Two of these three pencils appeared in my last article on this brand – the black one with the unusual faceted barrel has come my way at some point along the line in the last year or two. The red one has a one piece tip, and bears the earlier McNary patent date of February 19, 1924:
The two black ones both have the two-piece tip associated with later versions of the pencil, and both are marked August 4, 1925.
This is one of the four patent dates which are frequently stamped on these pencils at their zenith - I call them the “four horsemen” patents for a bit of dramatic flair, and the full rundown of all four can be found in The Leadhead’s Pencil Blog Volume 2, page 103.
Interestingly, the patent date on these two pencils is for the way the top half of the pencil is put together, not for that two-stage tip you see here.

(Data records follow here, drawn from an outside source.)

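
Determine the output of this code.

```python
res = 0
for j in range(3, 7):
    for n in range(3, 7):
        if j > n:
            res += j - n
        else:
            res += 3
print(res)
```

40

j=3,n=3: not 3>3, res = 0+3 = 3
j=3,n=4: not 3>4, res = 3+3 = 6
j=3,n=5: not 3>5, res = 6+3 = 9
j=3,n=6: not 3>6, res = 9+3 = 12
j=4,n=3: 4>3, res = 12+1 = 13
j=4,n=4: not 4>4, res = 13+3 = 16
j=4,n=5: not 4>5, res = 16+3 = 19
j=4,n=6: not 4>6, res = 19+3 = 22
j=5,n=3: 5>3, res = 22+2 = 24
j=5,n=4: 5>4, res = 24+1 = 25
j=5,n=5: not 5>5, res = 25+3 = 28
j=5,n=6: not 5>6, res = 28+3 = 31
j=6,n=3: 6>3, res = 31+3 = 34
j=6,n=4: 6>4, res = 34+2 = 36
j=6,n=5: 6>5, res = 36+1 = 37
j=6,n=6: not 6>6, res = 37+3 = 40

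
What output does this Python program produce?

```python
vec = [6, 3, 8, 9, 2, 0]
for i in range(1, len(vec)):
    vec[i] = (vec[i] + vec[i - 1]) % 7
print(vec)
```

[6, 2, 3, 5, 0, 0]

i=1: vec[1] = (3+6)%7 = 2 → [6, 2, 8, 9, 2, 0]
i=2: vec[2] = (8+2)%7 = 3 → [6, 2, 3, 9, 2, 0]
i=3: vec[3] = (9+3)%7 = 5 → [6, 2, 3, 5, 2, 0]
i=4: vec[4] = (2+5)%7 = 0 → [6, 2, 3, 5, 0, 0]
i=5: vec[5] = (0+0)%7 = 0 → [6, 2, 3, 5, 0, 0]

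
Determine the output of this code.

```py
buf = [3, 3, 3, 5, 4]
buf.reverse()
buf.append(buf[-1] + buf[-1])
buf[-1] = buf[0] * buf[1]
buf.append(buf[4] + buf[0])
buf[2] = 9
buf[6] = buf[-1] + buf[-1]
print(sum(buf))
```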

That was covered by the second of the four horsemen, patent number 1,563,217 issued on November 24, 1925 to Arthur E. Moore:
What intrigues me most about these pencils is the name, “Ye Wm Penn.” It was the only trade name under which Rex marketed its products on its own account, and the challenges I encountered tracking down the trademark inspired me to write American Writing Instrument Trademarks 1870-1953:
See https://leadheadpencils.blogspot.com/2017/08/the-reason-i-wrote-trademark-book.html for that story – in the end, the trademark registration certificate turned up but didn’t really give me any new information I didn’t already know from previous research.

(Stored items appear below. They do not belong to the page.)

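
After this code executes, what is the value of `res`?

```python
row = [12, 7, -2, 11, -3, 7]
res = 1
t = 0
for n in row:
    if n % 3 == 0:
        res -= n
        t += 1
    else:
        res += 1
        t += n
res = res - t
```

n=12: %3==0, res = 1-12 = -11; t=1
n=7: not %3==0, res = (-11)+1 = -10; t=8
n=-2: not %3==0, res = (-10)+1 = -9; t=6
n=11: not %3==0, res = (-9)+1 = -8; t=17
n=-3: %3==0, res = (-8)-(-3) = -5; t=18
n=7: not %3==0, res = (-5)+1 = -4; t=25
res-t = (-4)-25 = -29

-29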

For new information, I needed to buy a pen . . . a Penn pen, in fact:
Like the pencils, it has the same trademark on the clip:
There’s no nib in the pen to show you, but that bit on the barrel gives me just a little more to go on:
“Ye William Penn Company / Providence, R.I.” The trademark registration certificate indicates that “Ye Wm Penn” was used on pens as well as pencils, but I was never sure specifically under what name they might have been marketed.
Unfortunately, that extra clue didn’t yield anything else. There’s no mention in newspapers or anywhere else of a “Ye William Penn Company.” But fortunately, the dates on which printed materials enter the public domain is up to 1924; next year, 1925 materials will be available – that’s the year in which the trademark registration indicates Rex started using “Ye Wm. Penn” in commerce.